Monday, 27 October 2008
The CSS display property can be the bane of the web designer’s life as support varies from browser to browser, making it all a bit more complicated than it should be. In this article I will show a quick and simple way to get the display:inline-block declaration rendering consistently across all major browsers.
Quirksmode offers a very useful summary of browser support for the display property. As you’d expect, Internet Explorer is the main cause of problems as support for the inline-block value is ‘incomplete’ (read ‘flakey’). Surprisingly, Firefox 2 also causes unexpected problems as the value is not supported at all.
I know most Firefox users actively upgrade and so started using Firefox 3 long ago (which supports inline-block with no issues at all). However, that’s what makes this little problem all the more difficult to spot as chances are you don’t have Firefox 2 lying around for testing any more?
Whilst Firefox 2 doesn’t support inline-block, what it does support is the Mozilla specific -moz-inline-box value – which to you and me and all our end users is exactly the same. So this is easy to fix.

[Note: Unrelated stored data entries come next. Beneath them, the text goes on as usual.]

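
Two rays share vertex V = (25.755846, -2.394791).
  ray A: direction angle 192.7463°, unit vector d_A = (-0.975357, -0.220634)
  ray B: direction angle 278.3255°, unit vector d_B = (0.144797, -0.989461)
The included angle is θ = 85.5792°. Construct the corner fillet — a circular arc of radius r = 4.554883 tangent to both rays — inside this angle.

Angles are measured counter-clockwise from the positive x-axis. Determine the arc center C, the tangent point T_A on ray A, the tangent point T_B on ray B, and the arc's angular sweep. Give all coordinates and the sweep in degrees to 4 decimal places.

center=(21.9615,-7.9231) T_A=(20.9565,-3.4804) T_B=(26.4683,-7.2636) sweep=94.4208

bisector direction at 235.5359° = (-0.565890,-0.824481)
center distance |VC| = r/sin(θ/2) = 4.554883/sin(42.7896°) = 6.705180
C = V + |VC|·bis = (21.9615,-7.9231)
T_A = V + ((C−V)·d_A)·d_A = V + 4.9206·d_A = (20.9565,-3.4804)
T_B = V + ((C−V)·d_B)·d_B = V + 4.9206·d_B = (26.4683,-7.2636)
sweep = 180° − θ = 94.4208°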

#mydiv .myclass { display: -moz-inline-box; display: inline-block; }
Back to our friend Internet Explorer and we need to add another couple of lines to our CSS to get this working in both IE6 and IE7. By combining a couple of IE version-specific filters with a display:inline declaration after we have made our display:inline-block declaration, Internet Explorer starts behaving itself.
* html .myclass { display:inline; } /* for IE 6 */ * + html .myclass { display:inline; } /* for IE 7 */
Honestly, I have know idea why this works. I’m sure some greater CSS brains than mine out there know exactly what is going on, but for me this doesn’t make sense and is confusing. But… it works, which is good enough.
So when we round all this together we have a snippet of CSS that should look vaguely like this:
.myclass { display: -moz-inline-box; display: inline-block; } * html .myclass { display:inline; } /* for IE 6 */ * + html .myclass { display:inline; } /* for IE 7 */
And there we have it – cross browser support for display:inline-block. Hopefully this tip will save you countless hours of hair-pulling frustration.
“Hopefully this tip will save you countless hours of hair-pulling frustration.”
Too bad that the IE6 implementation doesn’t work for me
. Keeps being block element in IE6 (and I don’t have problems with inline-blocks in IE7?).